The rate hike and its implications were never seriously discussed. The last Council session, approving the rate increase, was tightly controlled, limiting public comments. It seems that the corporate elite and the people they have put into office are afraid of any real discussion about the possibility of new ways of thinking about the question of water and the principles we should use to provide and protect it. Certainly the Governor, Mayor and DWSD personnel are doing everything they can to silence public discussion. That is why it is so important for us to create new opportunities for conversations.
This latest effort to bully the City Council into silence comes on the heels of the Great Lakes Water Authority’s refusal to even allow a discussion of water affordability in its meetings. Advocates were forced to resign when they were told a water affordability plan could not be included as part of the report framing the new Authority.
This past week the legitimate questions of the City Council were buried under a barrage of threats. If the Council did not immediately approve the rate increases, we were told the city was on the brink of financial ruin. Emergency Managers would return to “discipline” an out of control council.
The mainstream media characterized the questioning of the rate increase by some members of the Council as “grandstanding” and claimed it was cast as a “false choice between raising the revenue needed to keep the system running and whether some Detroiters can afford” an increase.
In reality the question of affordability is at the heart of the discussion. Every time there is a rate increase, fewer people are able to pay into the system. Thus those who pay have to pay more. Constantly raising rates on fewer and fewer people will not sustain this system.
Here are some hard numbers from the July 22 Finance Committee of the DWSD meeting:
Over the last twelve months, 35,595 accounts were turned off. Only 17,900 were turned on. In June, 5,988 accounts were turned off and 2,016 were turned on. This means in the last two months more than 20,000 households are without water.
We are faced with a water system that is embedded in out of date and unsustainable financing mechanisms. We are faced with a Governor and a Mayor who are afraid to discuss these limitations of this system or any alternatives to it.
Instead they continue to say water advocates are clamoring for “free water.” That is nonsense. We are demanding a true affordability plan like the one being implemented in Philadelphia. If Philadelphia can do it, so can Detroit.

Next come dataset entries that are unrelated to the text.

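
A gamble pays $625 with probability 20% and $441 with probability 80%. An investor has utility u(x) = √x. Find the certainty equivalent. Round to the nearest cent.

$475.24

E[u] = 0.2·√625 + 0.8·√441 = 0.2·25 + 0.8·21 = 21.8
CE = (21.8)² = 475.24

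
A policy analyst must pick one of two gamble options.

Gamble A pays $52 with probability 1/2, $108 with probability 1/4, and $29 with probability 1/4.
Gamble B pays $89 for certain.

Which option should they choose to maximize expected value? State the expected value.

Gamble B ($89)

Gamble A = 1/2 × 52 + 1/4 × 108 + 1/4 × 29 = 26 + 27 + 7.25 = 60.25
Gamble B: 89 (certain)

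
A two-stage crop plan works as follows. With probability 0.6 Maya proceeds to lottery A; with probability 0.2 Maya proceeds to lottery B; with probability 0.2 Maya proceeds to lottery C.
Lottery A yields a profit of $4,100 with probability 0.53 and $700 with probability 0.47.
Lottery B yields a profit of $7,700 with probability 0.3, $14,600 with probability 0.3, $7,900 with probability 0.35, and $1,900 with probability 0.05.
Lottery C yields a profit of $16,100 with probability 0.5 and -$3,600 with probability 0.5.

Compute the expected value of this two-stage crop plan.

EV(A) = 0.53 × 4100 + 0.47 × 700 = 2173 + 329 = 2502
EV(B) = 0.3 × 7700 + 0.3 × 14600 + 0.35 × 7900 + 0.05 × 1900 = 2310 + 4380 + 2765 + 95 = 9550
EV(C) = 0.5 × 16100 + 0.5 × (-3600) = 8050 − 1800 = 6250
Overall = 0.6 × 2502 + 0.2 × 9550 + 0.2 × 6250 = 1501.2 + 1910 + 1250 = 4661.2

$4,661.20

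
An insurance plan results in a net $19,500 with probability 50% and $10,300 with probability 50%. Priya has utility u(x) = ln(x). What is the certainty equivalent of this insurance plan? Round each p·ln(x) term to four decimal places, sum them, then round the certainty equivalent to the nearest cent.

E[u] = 0.5·ln(19500) + 0.5·ln(10300) = 4.9391 + 4.6199 = 9.5590
CE = e^9.5590 ≈ 14171.67

$14,171.67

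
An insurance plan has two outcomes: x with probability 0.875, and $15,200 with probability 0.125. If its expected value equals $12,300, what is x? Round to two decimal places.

x = $11,885.71

0.875·x + 0.125·15200 = 12300
0.875·x = 12300 − 1900 = 10400
x = 10400 / 0.875 = 11885.7143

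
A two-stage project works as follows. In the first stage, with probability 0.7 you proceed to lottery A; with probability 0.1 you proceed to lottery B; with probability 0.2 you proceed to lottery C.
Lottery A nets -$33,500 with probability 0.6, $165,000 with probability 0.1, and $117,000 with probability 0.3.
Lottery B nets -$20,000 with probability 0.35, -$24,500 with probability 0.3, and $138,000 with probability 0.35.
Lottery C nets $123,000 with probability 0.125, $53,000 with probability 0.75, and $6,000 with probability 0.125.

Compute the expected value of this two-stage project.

EV(A) = 0.6 × (-33500) + 0.1 × 165000 + 0.3 × 117000 = -20100 + 16500 + 35100 = 31500
EV(B) = 0.35 × (-20000) + 0.3 × (-24500) + 0.35 × 138000 = -7000 − 7350 + 48300 = 33950
EV(C) = 0.125 × 123000 + 0.75 × 53000 + 0.125 × 6000 = 15375 + 39750 + 750 = 55875
Overall = 0.7 × 31500 + 0.1 × 33950 + 0.2 × 55875 = 22050 + 3395 + 11175 = 36620

$36,620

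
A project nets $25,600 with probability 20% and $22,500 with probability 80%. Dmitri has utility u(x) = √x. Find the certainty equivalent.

$23,104

E[u] = 0.2·√25600 + 0.8·√22500 = 0.2·160 + 0.8·150 = 152
CE = (152)² = 23104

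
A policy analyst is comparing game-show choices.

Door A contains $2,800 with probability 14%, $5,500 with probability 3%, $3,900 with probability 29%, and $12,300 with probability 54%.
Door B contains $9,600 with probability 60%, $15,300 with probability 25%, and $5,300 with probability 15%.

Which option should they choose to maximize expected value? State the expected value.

Door A = 0.14 × 2800 + 0.03 × 5500 + 0.29 × 3900 + 0.54 × 12300 = 392 + 165 + 1131 + 6642 = 8330
Door B = 0.6 × 9600 + 0.25 × 15300 + 0.15 × 5300 = 5760 + 3825 + 795 = 10380

Door B ($10,380)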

The People’s Water Board, Detroiters Resisting Emergency Management, and We the People are hosting a public meeting with representatives of the Philadelphia City Council, Detroit City Council and Roger Colton, widely regarded as a national expert on affordable, sustainable water policy. The public discussion will be held July 29 from noon to 4 pm, following a 10am press conference. The press conference will be held at 2727 Second Avenue in Detroit. The public meeting, including members of the State Legislature, will be held at St Matthew-St Joseph Church 8850 Woodward Avenue.
It is time to demand new thinking about how we will look after one another and the water necessary for all life.